The Huffs spend about US$40 a week on groceries, relying on a mix of supermarkets, local shops and street markets. Guadalajara is less than an hour a way and provides big city shopping malls that offer a wide range of goods and services.

“Down here we go to some of the finest restaurants,” he said, “and have all the margaritas we want, often at no charge, appetizers and a wonderful dinner for US$20 for the two of us. Sunday brunch at one of the restaurants we frequent is about US$8 for the two of us.”

Other expenses are low, also. For example, with Lake Chapala’s mild year-round climate, the Huff’s spend about US$10 every two months for electricity. Telephone and Internet connection runs about US$20 a month.

Although Huff and his wife are active in their church and the Lake Chapala Society, they spend most of their time with Mexican friends they have formed relationships with over the last 10 years.

Credit: Lee Steele

“We have many Mexican friends in our neighborhood, which is a mix of expats and Mexicans,” he said. “Understanding at least some Spanish is very important to developing relationships. I took two years in high school and three semesters in college. I can now go into shops and get my business taken care of. I still speak primarily English but my Spanish vocabulary has gotten better each year.”

When his Spanish lets him down, Huff can depend on his wife Catherine to bail him out. She speaks Spanish, French and a bit of Italian and Croatian.

Whenever they feel the need, the Huffs head north to the big city of Guadalajara for culture, shopping, dining and other pleasures, but they let someone else do the driving.
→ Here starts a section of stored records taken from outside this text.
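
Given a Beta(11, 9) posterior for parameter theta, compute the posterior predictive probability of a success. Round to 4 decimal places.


For a Beta-Bernoulli model, the predictive probability is the mean:
P(success) = 11/(11+9) = 11/20 = 0.55

0.55


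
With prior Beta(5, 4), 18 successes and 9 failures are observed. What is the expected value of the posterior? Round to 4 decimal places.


Posterior = Beta(23, 13)
E[theta] = alpha/(alpha+beta)
= 23/36 = 0.6389

0.6389


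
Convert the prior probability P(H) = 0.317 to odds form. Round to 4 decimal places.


P(not H) = 1 - 0.317 = 0.683
Odds = 0.317 / 0.683 = 0.4641

0.4641


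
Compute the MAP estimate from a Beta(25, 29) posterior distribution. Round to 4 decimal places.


MAP = mode of Beta distribution
= (alpha - 1)/(alpha + beta - 2)
= (25-1)/(25+29-2)
= 24/52 = 0.4615

0.4615


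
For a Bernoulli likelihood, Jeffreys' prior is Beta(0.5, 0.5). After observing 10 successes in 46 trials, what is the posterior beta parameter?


Jeffreys' prior for Bernoulli is Beta(0.5, 0.5).
Posterior is Beta(0.5 + k, 0.5 + n - k).
Posterior beta = 0.5 + (n - k) = 0.5 + 36 = 36.5

36.5


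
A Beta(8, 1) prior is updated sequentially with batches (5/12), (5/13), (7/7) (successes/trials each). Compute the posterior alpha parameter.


Sequential conjugate updating is equivalent to a single batch update.
Total successes across all batches = 17
alpha_posterior = alpha_prior + total_successes = 8 + 17
= 25

25


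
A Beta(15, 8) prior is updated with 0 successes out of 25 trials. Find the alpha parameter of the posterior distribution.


In the Beta-Binomial conjugate update:
alpha_post = alpha_prior + successes
= 15 + 0
= 15

15


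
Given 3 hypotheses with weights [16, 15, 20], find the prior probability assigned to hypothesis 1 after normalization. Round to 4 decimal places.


To normalize, divide each weight by the sum of all weights.
Sum = 51
Prior(H1) = 16/51 = 0.3137

0.3137


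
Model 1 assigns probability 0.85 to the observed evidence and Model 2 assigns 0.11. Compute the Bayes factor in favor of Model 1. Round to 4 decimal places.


BF = P(data|M1) / P(data|M2)
= 0.85 / 0.11 = 7.7273

7.7273


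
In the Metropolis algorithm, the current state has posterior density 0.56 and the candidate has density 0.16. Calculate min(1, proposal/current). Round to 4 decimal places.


Ratio = 0.16/0.56 = 0.2857
Acceptance probability = min(1, 0.2857)
= 0.2857

0.2857


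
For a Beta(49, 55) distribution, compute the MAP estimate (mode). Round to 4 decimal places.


MAP = mode = (a-1)/(a+b-2)
= (49-1)/(49+55-2)
= 48/102 = 0.4706

0.4706


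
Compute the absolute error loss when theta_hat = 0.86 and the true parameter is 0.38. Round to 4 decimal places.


L = |theta_hat - theta_true|
= |0.86 - 0.38| = 0.48

0.48


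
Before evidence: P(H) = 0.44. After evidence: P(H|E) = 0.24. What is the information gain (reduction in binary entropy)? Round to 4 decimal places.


Prior entropy = 0.9896
Posterior entropy = 0.795
Information gain = 0.9896 - 0.795 = 0.1945

0.1945


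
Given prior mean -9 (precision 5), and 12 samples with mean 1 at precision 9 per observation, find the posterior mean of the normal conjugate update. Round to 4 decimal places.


The posterior mean is a precision-weighted average of prior and data.
Post. prec. = 5 + 108 = 113
Post. mean = (-45 + 108)/113 = 63/113 = 0.5575

0.5575


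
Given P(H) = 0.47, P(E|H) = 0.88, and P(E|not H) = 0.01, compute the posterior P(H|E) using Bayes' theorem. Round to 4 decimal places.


By Bayes' theorem: P(H|E) = P(E|H)*P(H) / P(E)
P(E) = P(E|H)*P(H) + P(E|not H)*P(not H)
P(E) = 0.88*0.47 + 0.01*0.53 = 0.4189
P(H|E) = 0.88*0.47 / 0.4189 = 0.9873

0.9873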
“The bus to Guadalajara runs every hour from lakeside,” he said, “and is ridiculously inexpensive. We have senior discount cards so the roundtrip costs us about US$5.50 for two people. The bus terminates at the old bus station, which is close to Guadalajara’s city center.”

They also use Mexico’s modern and inexpensive busses to visit other cities. Leaving from Guadalajara’s new and expansive bus terminal southeast of city center in Tonalá, the couple has traveled throughout the country. They usually take a taxi to and from the bus terminal, which costs about US$22 each way.

After 10 years in Ajijic, Huff has moved beyond the initial culture shocks most new expats experience.

“When you’re retired and live in Mexico,” he said, “you find that time is irrelevant. In fact, they have what they call the Mexican time system, and after 10 years we have learned it. I still get impatient occasionally, but I’ve learned to become patient, to become very accepting of Mexican time.”

How time is viewed in Mexico is just one of the adjustments that new expats must be prepared to make, Huff said.

“Come down with the idea that you want a new adventure in life. Be willing to expose yourself and immerse yourself in a whole new culture. Don’t come down here with the idea that this is going to be a small taste of the U.S. or Canada or that you’re going to live the same kind of lifestyle down here. If you do, you’re going to find yourself disappointed and unhappy.